The second night found him still far from Lindley. He had plodded on mechanically, stumbling often, but halting never, while his mind went whirling on and on, over and over the same old questions. His lips were feverish, and his eyes burned hotly, so it was almost with a sense of relief that he greeted the swift chill which followed the dropping of the sun. Over his head, the great arch of the sky shaded from east to west through every tint of purple and blue and turquoise and emerald-green, down to the golden band of the afterglow.

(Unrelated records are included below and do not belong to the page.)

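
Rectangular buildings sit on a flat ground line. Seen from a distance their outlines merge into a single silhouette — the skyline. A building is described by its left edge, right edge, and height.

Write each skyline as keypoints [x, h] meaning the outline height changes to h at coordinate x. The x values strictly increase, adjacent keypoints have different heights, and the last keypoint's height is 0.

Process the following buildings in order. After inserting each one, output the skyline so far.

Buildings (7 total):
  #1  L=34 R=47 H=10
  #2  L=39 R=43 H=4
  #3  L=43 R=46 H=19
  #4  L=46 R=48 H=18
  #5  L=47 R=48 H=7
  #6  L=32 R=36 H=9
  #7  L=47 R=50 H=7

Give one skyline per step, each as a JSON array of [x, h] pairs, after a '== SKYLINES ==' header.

== SKYLINES ==
[[34,10],[47,0]]
[[34,10],[47,0]]
[[34,10],[43,19],[46,10],[47,0]]
[[34,10],[43,19],[46,18],[48,0]]
[[34,10],[43,19],[46,18],[48,0]]
[[32,9],[34,10],[43,19],[46,18],[48,0]]
[[32,9],[34,10],[43,19],[46,18],[48,7],[50,0]]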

Then the stars began to dot the purple, their tiny points of light serving only to emphasize its darkness, until the full moon swept up across the heavens, throwing its mystic silver light over all the land and adding tenfold to the empty loneliness of the veldt. Sleep was out of the question. He could only snuggle more closely into his blankets and wait for morning with what grace he could. The stopping of his physical action only increased the swiftness of his swirling thoughts which chased each other round and round in circling eddies about one fixed point. That point was Ethel.
Across the veldt at his left hand, he had watched the chain of blockhouses which lay along the country between Kroonstad and Lindley. Their squat outlines and the shining blue of their corrugated iron roofs had caught his wandering attention, held it, pinned it to other associations with those same blockhouses and, of a sudden, had brought him to a full realization that griefs did not come singly. He had left Johannesburg, to face a future apart from Ethel. He was coming back to Lindley, to face a future bereft of the Captain.
It was full noon, the next day, when the camp came into view. Leaving the convoy to follow in his wake, he headed straight for the rise where he had so often sat with Carew and gossiped of all things under the light of the sun. Then, as the round tents lay under his eyes like rows of dots punched into relief above the surface of the plain, he sank down on the coarse, parched grass and hid his eyes in his shaking hands. Yet even then the pitiless circle of tragic thoughts refused to stop their ceaseless round.